Question

9 a system of equations is shown. \\(\

$$\begin{cases}x + 3y = -3 \\\\ 3x + 2y = 12\\end{cases}$$

\\) part a graph the system of equations.

Explanation:

Step1: Rewrite first equation in slope - intercept form

The first equation is \(x + 3y=-3\). We solve for \(y\):
Subtract \(x\) from both sides: \(3y=-x - 3\)
Divide both sides by 3: \(y =-\frac{1}{3}x-1\)
The slope \(m_1 =-\frac{1}{3}\) and the \(y\) - intercept \(b_1=-1\). To find two points on this line, when \(x = 0\), \(y=-1\) (the \(y\) - intercept). When \(y = 0\), \(0=-\frac{1}{3}x-1\), then \(\frac{1}{3}x=-1\), so \(x=-3\). So two points on the first line are \((0, - 1)\) and \((-3,0)\).
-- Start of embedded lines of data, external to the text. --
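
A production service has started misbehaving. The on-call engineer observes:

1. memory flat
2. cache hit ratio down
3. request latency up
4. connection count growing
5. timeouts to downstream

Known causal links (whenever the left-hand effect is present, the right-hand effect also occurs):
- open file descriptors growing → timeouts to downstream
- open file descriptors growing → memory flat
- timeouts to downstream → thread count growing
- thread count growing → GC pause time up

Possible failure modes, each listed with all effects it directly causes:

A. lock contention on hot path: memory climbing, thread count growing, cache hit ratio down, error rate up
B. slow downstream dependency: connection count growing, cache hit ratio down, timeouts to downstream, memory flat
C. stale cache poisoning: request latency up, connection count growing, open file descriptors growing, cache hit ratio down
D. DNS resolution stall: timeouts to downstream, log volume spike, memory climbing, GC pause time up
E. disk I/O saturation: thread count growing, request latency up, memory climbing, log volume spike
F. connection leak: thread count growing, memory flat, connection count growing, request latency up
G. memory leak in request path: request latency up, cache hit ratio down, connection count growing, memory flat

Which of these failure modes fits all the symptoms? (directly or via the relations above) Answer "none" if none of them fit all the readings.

Checking each candidate against the observations:
(A) lock contention on hot path — memory flat -; cache hit ratio down +; request latency up -; connection count growing -; timeouts to downstream -
(B) slow downstream dependency — does not account for request latency up
(C) stale cache poisoning — accounts for every observation (memory flat through open file descriptors growing → memory flat)
(D) DNS resolution stall — memory flat -; cache hit ratio down -; request latency up -; connection count growing -; timeouts to downstream +
(E) disk I/O saturation — fails on memory flat, cache hit ratio down, connection count growing, timeouts to downstream (predicts memory climbing, not memory flat)
(F) connection leak — does not account for cache hit ratio down, timeouts to downstream
(G) memory leak in request path — does not account for timeouts to downstream
Only (C) is consistent with every observation.

C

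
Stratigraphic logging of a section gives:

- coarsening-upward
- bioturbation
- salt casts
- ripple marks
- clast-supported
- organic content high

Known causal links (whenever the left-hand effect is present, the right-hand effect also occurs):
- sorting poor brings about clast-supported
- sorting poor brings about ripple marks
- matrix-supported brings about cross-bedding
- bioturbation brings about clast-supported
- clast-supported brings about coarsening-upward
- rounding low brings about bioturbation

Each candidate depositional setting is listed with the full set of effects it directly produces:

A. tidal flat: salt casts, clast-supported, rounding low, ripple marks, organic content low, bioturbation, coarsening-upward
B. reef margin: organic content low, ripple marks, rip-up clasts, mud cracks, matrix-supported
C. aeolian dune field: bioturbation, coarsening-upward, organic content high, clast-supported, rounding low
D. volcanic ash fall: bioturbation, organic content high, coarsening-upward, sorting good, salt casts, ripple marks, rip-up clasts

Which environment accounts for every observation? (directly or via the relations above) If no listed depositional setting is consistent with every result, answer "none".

D

Per-candidate check:
(A) tidal flat — coarsening-upward yes; bioturbation yes; salt casts yes; ripple marks yes; clast-supported yes; organic content high NO
(B) reef margin — fails on coarsening-upward, bioturbation, salt casts, clast-supported, organic content high (predicts matrix-supported, not clast-supported; predicts organic content low, not organic content high)
(C) aeolian dune field — coarsening-upward yes; bioturbation yes; salt casts NO; ripple marks NO; clast-supported yes; organic content high yes
(D) volcanic ash fall — accounts for every observation (clast-supported through bioturbation → clast-supported)
(D) is the only candidate with no mismatches.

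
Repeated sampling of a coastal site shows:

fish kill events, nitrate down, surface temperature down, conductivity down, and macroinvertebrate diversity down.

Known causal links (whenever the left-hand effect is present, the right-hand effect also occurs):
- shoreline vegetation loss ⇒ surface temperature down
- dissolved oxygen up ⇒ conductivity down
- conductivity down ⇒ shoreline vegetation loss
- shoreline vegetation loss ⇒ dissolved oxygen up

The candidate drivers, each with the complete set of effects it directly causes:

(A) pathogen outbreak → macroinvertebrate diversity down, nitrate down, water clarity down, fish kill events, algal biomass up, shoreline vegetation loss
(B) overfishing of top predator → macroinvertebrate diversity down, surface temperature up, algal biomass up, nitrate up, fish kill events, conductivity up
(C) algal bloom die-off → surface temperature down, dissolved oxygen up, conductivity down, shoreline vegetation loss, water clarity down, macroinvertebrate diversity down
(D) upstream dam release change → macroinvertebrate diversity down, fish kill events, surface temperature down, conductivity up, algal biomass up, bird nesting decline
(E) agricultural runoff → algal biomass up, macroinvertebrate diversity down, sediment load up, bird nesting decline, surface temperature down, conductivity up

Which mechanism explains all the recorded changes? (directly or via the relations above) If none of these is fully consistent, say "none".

A

Testing each hypothesis:
(A) pathogen outbreak — fish kill events +; nitrate down +; surface temperature down + (by shoreline vegetation loss → surface temperature down); conductivity down + (by shoreline vegetation loss → dissolved oxygen up → conductivity down); macroinvertebrate diversity down +
(B) overfishing of top predator — fish kill events +; nitrate down -; surface temperature down -; conductivity down -; macroinvertebrate diversity down +
(C) algal bloom die-off — does not account for fish kill events, nitrate down
(D) upstream dam release change — fish kill events +; nitrate down -; surface temperature down +; conductivity down -; macroinvertebrate diversity down +
(E) agricultural runoff — fails on fish kill events, nitrate down, conductivity down (predicts conductivity up, not conductivity down)
Only (A) is consistent with every observation.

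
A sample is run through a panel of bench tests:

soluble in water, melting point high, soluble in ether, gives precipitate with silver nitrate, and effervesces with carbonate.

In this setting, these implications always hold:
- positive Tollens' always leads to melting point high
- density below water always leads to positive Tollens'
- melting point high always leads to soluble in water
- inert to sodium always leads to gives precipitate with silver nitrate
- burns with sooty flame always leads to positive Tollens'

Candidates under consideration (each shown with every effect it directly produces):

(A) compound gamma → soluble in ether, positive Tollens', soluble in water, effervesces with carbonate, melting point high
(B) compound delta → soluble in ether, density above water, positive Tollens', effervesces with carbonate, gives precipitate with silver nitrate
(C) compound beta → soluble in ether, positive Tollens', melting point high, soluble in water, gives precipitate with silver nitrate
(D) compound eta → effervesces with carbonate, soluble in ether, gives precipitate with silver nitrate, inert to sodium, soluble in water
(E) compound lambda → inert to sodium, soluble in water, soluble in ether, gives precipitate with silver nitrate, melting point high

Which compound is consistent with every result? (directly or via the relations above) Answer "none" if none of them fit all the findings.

B

For each candidate, compare predicted effects to what was observed:
(A) compound gamma — does not account for gives precipitate with silver nitrate
(B) compound delta — accounts for every observation (soluble in water by positive Tollens' → melting point high → soluble in water)
(C) compound beta — soluble in water match; melting point high match; soluble in ether match; gives precipitate with silver nitrate match; effervesces with carbonate miss
(D) compound eta — soluble in water match; melting point high miss; soluble in ether match; gives precipitate with silver nitrate match; effervesces with carbonate match
(E) compound lambda — soluble in water match; melting point high match; soluble in ether match; gives precipitate with silver nitrate match; effervesces with carbonate miss
Only (B) is consistent with every observation.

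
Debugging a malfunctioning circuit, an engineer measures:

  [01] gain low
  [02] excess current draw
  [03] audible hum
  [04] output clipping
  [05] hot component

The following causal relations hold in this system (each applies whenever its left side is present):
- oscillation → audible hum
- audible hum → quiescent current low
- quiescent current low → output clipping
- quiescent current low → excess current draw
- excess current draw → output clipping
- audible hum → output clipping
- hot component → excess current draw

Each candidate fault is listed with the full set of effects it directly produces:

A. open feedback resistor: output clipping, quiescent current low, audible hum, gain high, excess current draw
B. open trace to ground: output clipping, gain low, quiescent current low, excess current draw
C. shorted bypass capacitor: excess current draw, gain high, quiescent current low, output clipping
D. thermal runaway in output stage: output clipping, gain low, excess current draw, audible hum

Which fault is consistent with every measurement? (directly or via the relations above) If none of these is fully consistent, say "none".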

Step2: Rewrite second equation in slope - intercept form

The second equation is \(3x + 2y = 12\). We solve for \(y\):
Subtract \(3x\) from both sides: \(2y=-3x + 12\)
Divide both sides by 2: \(y=-\frac{3}{2}x + 6\)
The slope \(m_2=-\frac{3}{2}\) and the \(y\) - intercept \(b_2 = 6\). To find two points on this line, when \(x = 0\), \(y = 6\) (the \(y\) - intercept). When \(y=0\), \(0=-\frac{3}{2}x + 6\), then \(\frac{3}{2}x=6\), so \(x = 4\). So two points on the second line are \((0,6)\) and \((4,0)\).

Step3: Graph the lines

• For the line \(y =-\frac{1}{3}x-1\), plot the points \((0,-1)\) and \((-3,0)\) and draw a straight line through them.
• For the line \(y=-\frac{3}{2}x + 6\), plot the points \((0,6)\) and \((4,0)\) and draw a straight line through them.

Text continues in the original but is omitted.